Aug 29, 2020

Exploring the Historic Haven That is Monmouth Park

By Lori Draz

Crowds in the 1950s line up for betting

The noble stallion and the many beautiful, inspiring horse farms are a grand part of life in Monmouth County. Some are recreational horses, others are business partners, and one of the national showplaces of thoroughbred horseracing is Monmouth Park in Oceanport.

You would be hard-pressed to find anyone who hasn’t visited this grand lady of racing. It’s such an important address it even has its own stop on NJ Transit. You can practically hear the echoing hoof beats of some of the sport’s most famous horses and races. At Monmouth Park, living chapters of new history are made every season, amid the historic and impeccable grounds of this unique location.

As New Jersey’s only live thoroughbred racing track, Monmouth Park is home to the elite Haskell Invitational, a $1 million race for 3-year-olds that has been contested by 29 Triple Crown race winners, seven Breeders’ Cup Classic winners and eight Hall of Fame horses.

Amory L. Haskell

Monmouth Park’s prominent reputation also earned it hosting rights in 2007 to the Breeders’ Cup championships, horse racing’s two-day championship event. Other major Monmouth Park races include the United Nations, the Matchmaker and the Molly Pitcher.

The track was also the first location in New Jersey to accept a legalized sports wager in 2018.

Monmouth Park first opened on July 30, 1870. Since opening, there have actually been three buildings which have carried the name Monmouth Park.

The original Monmouth Park was conceived by New York businessman John F. Chamberlain, New Jersey Senate President Amos Robbins and Adams Express Company President John Hoey to create an irresistible entertainment attraction at the Jersey Shore.

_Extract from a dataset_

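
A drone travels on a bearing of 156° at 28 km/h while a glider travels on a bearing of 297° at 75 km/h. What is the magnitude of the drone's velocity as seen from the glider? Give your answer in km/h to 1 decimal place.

98.4 km/h

Taking east as x and north as y: drone velocity = (11.389, -25.579) km/h; glider velocity = (-66.825, 34.049) km/h.
Velocity of drone relative to glider = (11.389, -25.579) − (-66.825, 34.049) = (78.214, -59.629) km/h.
Magnitude = |(78.214, -59.629)| = 98.351 km/h.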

The team set the standards high and shortly after opening, Monmouth Park achieved distinction as the “Newmarket of America” – a reference to the famed racecourse in England. Despite its lauded entry into horseracing, operating the track proved to be expensive, and the original Monmouth Park closed just three years after opening.

Artist rendering of Monmouth Park in 1870

The next inception came in 1890 following four years of restoration to the grounds by the team of George L. Lorillard, D.D. Withers, G.P. Wetmore and James Gordon Bennett. It was such a success that a new racecourse was built adjacent to the existing track. Sadly, this version of Monmouth Park was not open long because the state passed legislature to stop pari-mutuel betting. The track was closed and the land sold, and there would be no racing for more than 50 years.

Monmouth Park sand sculpture

But horses and racing are in the blood on Monmouth County and on June 19, 1946, in front of a crowd of 18,724, the current Monmouth Park Jockey Club opened, thanks to the efforts of Amory L. Haskell who lobbied to legalize pari-mutuel wagering for both the Standardbred and Thoroughbred industries.

Haskell led the team which included Reeve Schley, Joseph M. Roebling, Townsend B. Martin, John MacDonald, James Cox Brady and Philip H. Iselin, who chaired the construction and served as the Treasurer of the Monmouth Park Jockey Club. Iselin would also serve as the president of the track following Haskell’s death.

Today, the track still hosts modern day stakes races, including the Molly Pitcher Handicap and the Lamplighter, which go back to the 1946 season, as well as Monmouth Oaks and Colleen Stakes which started in the 1800s.

In 1986, Monmouth Park was purchased by the New Jersey Sports and Exposition Authority. It reinstated the Monmouth Cup, inaugurated in 1884 and renamed it the Philip H. Iselin Handicap.

Monmouth Park’s main track is a one-mile (1.6 km) dirt oval with chutes for six furlong and 1¼ mile races.

The turf course is seven furlongs in circumference. Turf races can be run along the hedge or with the portable rail out 12 feet (dubbed the Haskell Course), 24 feet (Monmouth Course) or 36 feet (Lennox Course).

A record New Jersey racing crowd of 60,983 turned out in 2015 to see Triple Crown winner American Pharoah win the Haskell Invitational.

The track also has numerous ways to enjoy a day at the races, including a picnic area with grills (which need to be reserved) the open-air grandstand for a close-up view of the races, several air conditioned dining rooms and viewing areas, plus activities for children, bars, food booths, as well as activities and special, themed days. The main concourse is decorated with banners of notable races and photographs of historic days at the track.

You have until Sunday, Sept. 27 to visit this magnificent place, and this year, all parking and admission is free. Seating, viewing and dining areas are all open too. Bring a camera and your lucky charm and enjoy!